With so much success over the years, what has been Wiggins' fondest memory during his time with the team?
“The fondest memories are going back from the Tour de France in 2012 as the winner, and going into a holding camp in London for a home Olympic Games and seeing the response to what we’d just done for the last three weeks. We went to a café somewhere in Surrey to have a coffee and realised that things had changed. Then post-time trial in London I realised the effect it'd had. When the Daily Mirror printed pictures of my sideburns on the front cover to cut out – for a sport like cycling to have got to those height was really something.
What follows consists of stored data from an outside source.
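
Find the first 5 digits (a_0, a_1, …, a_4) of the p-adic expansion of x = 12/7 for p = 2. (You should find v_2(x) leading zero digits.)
(a_0, …, a_4) = (0, 0, 1, 0, 1)

v_2(12/7) = 2, so a_0 = ... = a_1 = 0. Factor out: x = 2^2 · u with u = 3/7 a unit in ℤ_2. Expand u iteratively via a_{v+i} = u_i mod 2, u_{i+1} = (u_i − a_{v+i})/2:
  u_0 = 3/7;  a_2 = 1;  u_1 = (u_0 − 1)/2 = -2/7
  u_1 = -2/7;  a_3 = 0;  u_2 = (u_1 − 0)/2 = -1/7
  u_2 = -1/7;  a_4 = 1;  u_3 = (u_2 − 1)/2 = -4/7
Digits: (0, 0, 1, 0, 1).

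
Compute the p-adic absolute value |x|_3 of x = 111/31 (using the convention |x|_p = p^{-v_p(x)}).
|111/31|_3 = 1/3

Step 1 — compute v_3(x) by factoring powers of 3 out of the numerator and denominator: v_3(111/31) = 1. Step 2 — apply |x|_p = p^{-v_p(x)} = 3^{-1} = 1/3.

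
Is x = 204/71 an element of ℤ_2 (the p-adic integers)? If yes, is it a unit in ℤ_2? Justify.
x ∈ ℤ_2 but not a unit; v_2(x) = 2 > 0

ℤ_2 = {x ∈ ℚ_2 : v_2(x) ≥ 0} and ℤ_2^× = {x ∈ ℤ_2 : v_2(x) = 0}. Here v_2(204/71) = v_2(num) − v_2(den) = 2; compare against these criteria.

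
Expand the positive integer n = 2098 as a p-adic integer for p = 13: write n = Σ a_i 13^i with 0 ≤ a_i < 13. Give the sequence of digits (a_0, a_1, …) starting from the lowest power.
(a_0, a_1, …) = (5, 5, 12)

Repeated division by 13 gives the digits low-to-high: 2098 = 5 + 5·13^1 + 12·13^2. Digit sequence: (5, 5, 12).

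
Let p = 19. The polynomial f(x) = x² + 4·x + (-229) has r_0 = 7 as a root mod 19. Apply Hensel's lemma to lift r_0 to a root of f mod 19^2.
r_1 = 216 (mod 361)

Hensel: r_{i+1} = r_i − f(r_i)·(f′(r_i))^{-1} mod 19^{i+2}, f′(x) = 2x + 4. Iterate:
  r_0 = 7 (mod 19)
  r_1 = 216 (mod 361)
Final: r = 216 satisfies f(r) ≡ 0 mod 19^2.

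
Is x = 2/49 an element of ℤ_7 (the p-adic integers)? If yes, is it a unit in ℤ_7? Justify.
x ∉ ℤ_7 (v_7(x) = -2 < 0)

ℤ_7 = {x ∈ ℚ_7 : v_7(x) ≥ 0} and ℤ_7^× = {x ∈ ℤ_7 : v_7(x) = 0}. Here v_7(2/49) = v_7(num) − v_7(den) = -2; compare against these criteria.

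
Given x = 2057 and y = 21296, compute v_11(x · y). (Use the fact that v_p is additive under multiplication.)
v_11(43805872) = 5

v_p(x) = 2 (factor: 2057 = 11^2 · 17); v_p(y) = 3 (factor: 21296 = 11^3 · 16). Additivity: v_p(xy) = v_p(x) + v_p(y) = 2 + 3 = 5. (Direct check: xy = 43805872 = 11^5 · (272).)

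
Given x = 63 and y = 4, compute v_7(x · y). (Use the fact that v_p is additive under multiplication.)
v_7(252) = 1

v_p(x) = 1 (factor: 63 = 7^1 · 9); v_p(y) = 0 (factor: 4 = 7^0 · 4). Additivity: v_p(xy) = v_p(x) + v_p(y) = 1 + 0 = 1. (Direct check: xy = 252 = 7^1 · (36).)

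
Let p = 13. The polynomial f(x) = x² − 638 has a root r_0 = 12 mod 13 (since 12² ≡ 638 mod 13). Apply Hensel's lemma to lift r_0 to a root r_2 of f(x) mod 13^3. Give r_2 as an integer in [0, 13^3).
r_2 = 1793 (mod 2197)

Hensel's recurrence: r_{i+1} = r_i − f(r_i)·(f′(r_i))^{-1} mod 13^{i+2}, with f′(x) = 2x. Iterate:
  r_0 = 12 (mod 13)
  r_1 = 103 (mod 169)
  r_2 = 1793 (mod 2197)
Final: r_2 = 1793, and one checks f(r_2) ≡ 0 mod 13^3.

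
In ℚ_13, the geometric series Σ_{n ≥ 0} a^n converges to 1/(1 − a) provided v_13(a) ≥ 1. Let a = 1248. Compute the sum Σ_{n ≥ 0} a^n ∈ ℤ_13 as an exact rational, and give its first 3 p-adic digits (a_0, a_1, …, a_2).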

“So the fondest moment was realising that cycling had changed in people’s eyes. And that came from a succession of stuff, not just my winning the Tour de France, but Cav being world champion. What we did as a team in Copenhagen as a British team, riding on the front for 200km to put him in that position. On the Champs-Elysees the first British Tour winner leading out a world champion to win the stage. That was pretty special. Riding around on the front at the London Olympics. Even though Cav didn’t win it was still an incredible experience. Then to go out for 50 minutes around the streets of London, having won the Tour de France, and then to win the time trial. I said at the time it was never going to get any bigger than that.”
With Wiggins heading off post-Roubaix to join the WIGGINS continental team which bears his name, the move will also bring to a close a partnership with Team Sky Team Principal Dave Brailsford.
“I’ll miss that relationship with Dave Brailsford and all those guys. I have been with Dave now since I was 18, before the Sydney Olympics.
“All my success has been with him and the coaching staff there, so in some ways parting ways a little bit as I focus on the track, and obviously Dave has left British Cycling now and is no longer there, it’s going to be a new chapter as we go towards the Olympics in Rio.”